Quotulatiousness

May 24, 2012

Unsupport your unfavourite Premier League team

Filed under: Britain, Football, Soccer — Tags: , , , , — Nicholas @ 13:18

Duleep Allirajah explains why he’s a “90-minute Quisling”:

Years ago, long before Google came to the salvation of lazy football writers who couldn’t be bothered with microfiche searches, the term ‘unsupport’ was coined in the football magazine, When Saturday Comes.

It meant, as the name suggests, the exact opposite of supporting a team. You wished defeat on another team, hated that team with a passion. So, for example, in the last day of the Premiership season, many neutrals wanted Manchester City to win the title. This was not through any great love for the oil-rich upstarts in blue, but because they were unsupporting Manchester United. In the Premiership era, Manchester United are simultaneously the best supported and, at the same time, the most unsupported club in the land. Unsupporting is the football equivalent of Newton’s third law of motion: all the time United are successful, hatred of the side occurs as an equal and opposite reaction.

You can tell a lot about people by the team they hate. Take Manchester United unsupporters. They assume two forms. In the blue half of Manchester or on Merseyside, the Anyone But United (ABU) sentiment is an expression of bitter local rivalry. But throughout the rest of the country, ABU represents an increasing disenchantment with modern football. Manchester United is essentially a proxy for the gentrification and commercialisation of the game. When fans sing ‘Stand up if you hate Man U’, it’s not simply green-eyed envy of United’s success, it’s also a howl of protest against the corporate takeover of football. United embodies everything the traditionalists hate about the Premier League: the hype, the desecration of 3pm kick-offs, the relentless merchandising, the prawn-sandwich munching ‘plastic fans’, and the absentee foreign owners

The constant appearance of Manchester United and Chelsea at or near the top of the English Premier League have always seemed to me to be a good argument in favour of a salary cap in the NFL style: otherwise richer clubs will always be able to buy their way to a higher season finish than poorer teams.

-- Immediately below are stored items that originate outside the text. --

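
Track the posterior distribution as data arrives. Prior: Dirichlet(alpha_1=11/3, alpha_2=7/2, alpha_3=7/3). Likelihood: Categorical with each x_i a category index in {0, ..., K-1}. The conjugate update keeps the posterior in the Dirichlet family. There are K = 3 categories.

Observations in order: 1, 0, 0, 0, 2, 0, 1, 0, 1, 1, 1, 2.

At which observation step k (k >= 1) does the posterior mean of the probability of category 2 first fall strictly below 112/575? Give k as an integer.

obs 1: x=1 → posterior Dirichlet(11/3, 9/2, 7/3)
obs 2: x=0 → posterior Dirichlet(14/3, 9/2, 7/3)
obs 3: x=0 → posterior Dirichlet(17/3, 9/2, 7/3)
obs 4: x=0 → posterior Dirichlet(20/3, 9/2, 7/3)
obs 5: x=2 → posterior Dirichlet(20/3, 9/2, 10/3)
obs 6: x=0 → posterior Dirichlet(23/3, 9/2, 10/3)
obs 7: x=1 → posterior Dirichlet(23/3, 11/2, 10/3)
obs 8: x=0 → posterior Dirichlet(26/3, 11/2, 10/3)
obs 9: x=1 → posterior Dirichlet(26/3, 13/2, 10/3)
obs 10: x=1 → posterior Dirichlet(26/3, 15/2, 10/3)
obs 11: x=1 → posterior Dirichlet(26/3, 17/2, 10/3)
obs 12: x=2 → posterior Dirichlet(26/3, 17/2, 13/3)

k = 3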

On the other hand, the NFL could learn from the EPL with their promotion/relegation system (I say that in full knowledge that my beloved Vikings would have been relegated after the 2011 season if such a scheme was implemented). Of course, structurally the NFL and EPL have many differences preventing the adoption of the other sport’s practices, but as (I think) Gregg Easterbrook pointed out, Ohio State … sorry, The Ohio State University’s football team could have beaten both of Ohio’s professional teams for much of the last decade.